Thinking About HUMAN SENSES.

Thinking About HUMAN SENSES.

Have you ever wondered why riders fall in love the sound of their bike

– What role does sound really play?

– Is sound even needed with EVs growing in popularity?

As a marketer, would you choose to remove sound altogether from the equation?

– ‘Maybe position the EV as a silent Ninja’

Well, thinking from a purely utilitarian perspective, we know that the sound of a bike acts as a feedback mechanism. It informs the rider and passers by, that the bike is running and adds to a feeling of safety and control.

However, for a rider, it’s not noise or sound that he/ she hears, it’s COMMUNICATION.

The sound tells them that their bike is feeling well and is healthy.

The sound makes them feel like the bike is speaking to them, communicating with them

Almost giving it a human form, (like a mate) – anthropomorphic.

And, the impact on senses is not limited to sound alone – touch, taste, smell, pain etc., each has a role to play and when tapped into, can positively drive growth for a brand.

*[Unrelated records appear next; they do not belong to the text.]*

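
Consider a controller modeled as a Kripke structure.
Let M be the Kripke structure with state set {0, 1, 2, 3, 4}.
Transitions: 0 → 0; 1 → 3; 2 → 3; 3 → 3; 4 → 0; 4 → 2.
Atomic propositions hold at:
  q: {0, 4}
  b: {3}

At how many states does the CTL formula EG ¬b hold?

Sat(¬b) = {0, 1, 2, 4}
EG ¬b: greatest fixpoint, start Z0 = {0, 1, 2, 4}, keep only states in Sat with some successor in Z. Z1 = {0, 4}; fixed.
Sat(EG ¬b) = {0, 4}
|Sat(EG ¬b)| = |{0, 4}| = 2.

2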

We are well aware of the effect freshly baked bread outside a Subway has on our mood and purse. Or how brands have used aromas and textures to influence the very reality of the room one may be standing in (think wood, leather, dim lights and warm smells to signify wealth and status at a bank’s premium member lounge).

“The relationship with consumers has gone past being dialogues. Now they’re becoming multidimensional conversations, with products finding their own ways of speaking to a consumer and consumers responding viscerally and subconsciously to them”

The same is true for even touch, which is rooted in a primordial act of kindness. No wonder nonhuman primates spend a large portion of their waking hours grooming one another.

When we touch something, our mind immediately and almost automatically senses whether it is friend or foe, potential lover or letch, toxin or harmless element.

No wonder the first rule of retail sales is to, “Get the customer to hold the product.”

Because, Physically holding products can create a sense of ownership, triggering “must-have” purchase decisions.

Research has proven that a pleasant touching experience causes the brain to release the so-called “love hormone,” oxytocin, which leads to feelings of calmness and well-being.

“There is a whole lot of research on “embodied cognition”—the idea that without our conscious awareness, our bodily sensations help determine the decisions we make”

As a matter of fact, our skin contains various kinds of mechanoreceptors, which allow us to perceive things like touch, pressure and the stretching of our skin.

For example, the Pacinian corpuscle in our skin detects micro vibrations and allows us to interact with tools as if they were part of our own bodies.

When we hold a hammer and hit a nail, tiny vibrations travel up its handle and into our hand where they are encoded as electrical signals, and sent to our brain.

Some even believe these corpuscles likely evolved in humans to allow us to wield physical tools and add to the feeling of satisfaction, pleasure.

Think of how this would affect someone riding a bike, driving a car or even using a razor or toothbrush.

And smart marketers know this well, which is why sensation is built into even high end devices that have a vibrating feature as part of a touch screen.

Even though Steve Jobs may have hated buttons, the iPhone still had one and helped make it feel like an extension of ourselves. They just could not kill the home button as easily.

Importantly, if we think along these lines, we observe some fascinating aspects in various other industries.

As an example, for many years banks tried their best to do away with physical passbooks, only to realize that for consumers, touching the passpack and seeing their money updated was akin to counting. It was not only about knowing the balance, but also feeling their money and feeling it grow each month.

So, from the added sting in your preferred mouthwash, the warm sensation you may feel while applying face cream, the thoughtfully curated smell of a new car, the carefully crafted unboxing experience of the latest phone or the light humm of the EV, marketers across industries are consciously looking for ways to incorporate sensory feedback not only in product design, but across the consumer experience.

Making products not only successfully, but PLEASURABLE to use.